-DPO is formulating what “more likely” means for diffusion models. The conclusion (after some chunky math) turns out to be pretty simple: diffusion models are trained to denoise images and if you give a diffusion model a noisy image to denoise the “likelihood” of the clean image scales with how good of a denoising estimate your model made. In other words, the DPO-Diffusion objective is tune the model to be better at denoising preferred data and relatively worse at denoising unpreferred data.
The loss surface for the Diffusion-DPO objective (lower is better). The loss can be improved by becoming better on the good data while getting worse on the bad data.

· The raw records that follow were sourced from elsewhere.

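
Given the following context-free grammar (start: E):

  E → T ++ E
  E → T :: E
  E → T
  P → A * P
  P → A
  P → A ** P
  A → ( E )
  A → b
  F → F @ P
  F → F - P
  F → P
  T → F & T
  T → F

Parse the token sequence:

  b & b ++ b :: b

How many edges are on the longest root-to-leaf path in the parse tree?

7

[E [T [F [P [A b]]] & [T [F [P [A b]]]]] ++ [E [T [F [P [A b]]]] :: [E [T [F [P [A b]]]]]]]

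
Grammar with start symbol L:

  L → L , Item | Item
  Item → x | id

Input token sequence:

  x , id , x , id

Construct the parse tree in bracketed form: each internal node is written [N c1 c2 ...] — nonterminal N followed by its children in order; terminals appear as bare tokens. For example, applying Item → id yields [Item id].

[L [L [L [L [Item x]] , [Item id]] , [Item x]] , [Item id]]

L
L , Item
L , Item , Item
L , Item , Item , Item
Item , Item , Item , Item
x , Item , Item , Item
x , id , Item , Item
x , id , x , Item
x , id , x , id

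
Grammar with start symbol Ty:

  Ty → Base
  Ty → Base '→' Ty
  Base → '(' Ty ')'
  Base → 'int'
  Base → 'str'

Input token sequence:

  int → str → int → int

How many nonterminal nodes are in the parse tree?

8

[Ty [Base int] → [Ty [Base str] → [Ty [Base int] → [Ty [Base int]]]]]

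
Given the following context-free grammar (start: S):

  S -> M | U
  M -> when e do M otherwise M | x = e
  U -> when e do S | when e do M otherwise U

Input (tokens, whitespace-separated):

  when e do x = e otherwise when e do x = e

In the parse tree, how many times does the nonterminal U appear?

[S [U when e do [M x = e] otherwise [U when e do [S [M x = e]]]]]

2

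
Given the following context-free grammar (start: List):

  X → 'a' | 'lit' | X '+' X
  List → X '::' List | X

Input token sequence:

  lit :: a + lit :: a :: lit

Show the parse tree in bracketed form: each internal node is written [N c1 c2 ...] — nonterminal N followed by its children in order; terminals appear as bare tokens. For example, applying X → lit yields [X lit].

[List [X lit] :: [List [X [X a] + [X lit]] :: [List [X a] :: [List [X lit]]]]]

List
X :: List
lit :: List
lit :: X :: List
lit :: X + X :: List
lit :: a + X :: List
lit :: a + lit :: List
lit :: a + lit :: X :: List
lit :: a + lit :: a :: List
lit :: a + lit :: a :: X
lit :: a + lit :: a :: lit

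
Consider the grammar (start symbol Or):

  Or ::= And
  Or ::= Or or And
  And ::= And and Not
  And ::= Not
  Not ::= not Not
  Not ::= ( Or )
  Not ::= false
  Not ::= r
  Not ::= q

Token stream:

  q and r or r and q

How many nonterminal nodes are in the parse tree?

[Or [Or [And [And [Not q]] and [Not r]]] or [And [And [Not r]] and [Not q]]]

10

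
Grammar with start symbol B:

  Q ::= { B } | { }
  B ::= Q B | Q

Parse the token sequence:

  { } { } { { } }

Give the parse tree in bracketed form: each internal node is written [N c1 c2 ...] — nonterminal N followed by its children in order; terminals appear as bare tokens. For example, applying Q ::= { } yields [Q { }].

B
Q B
{ } B
{ } Q B
{ } { } B
{ } { } Q
{ } { } { B }
{ } { } { Q }
{ } { } { { } }

[B [Q { }] [B [Q { }] [B [Q { [B [Q { }]] }]]]]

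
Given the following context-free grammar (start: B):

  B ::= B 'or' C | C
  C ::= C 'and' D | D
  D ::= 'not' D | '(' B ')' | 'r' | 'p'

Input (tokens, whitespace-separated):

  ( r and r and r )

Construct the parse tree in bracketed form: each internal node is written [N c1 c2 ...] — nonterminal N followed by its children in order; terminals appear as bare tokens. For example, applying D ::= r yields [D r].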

The error increase/decrease (getting better/worse) is america phone number list measured by performance relative to a “reference” or initialization model. In our experiments we mainly use StableDiffusion-XL-1.0, we’ll just refer to this specific model as “SDXL”. We use SDXL as a starting point and train it on the Pick-a-Pic dataset which consists of collected pairs of preferences between two generated images from the same caption.
Results
We first visually compare the generations of our DPO-tuned SDXL model (DPO-SDXL) with the original SDXL. We see that DPO-SDXL is both more faithful to the given prompt and produces extremely high-quality imagery which is very pleasing to humans, in other words the model has become aligned to our preferences! Note that preferences are not universal, but it seems like a love for detailed exciting imagery is a common shared preference across a broad swath of users.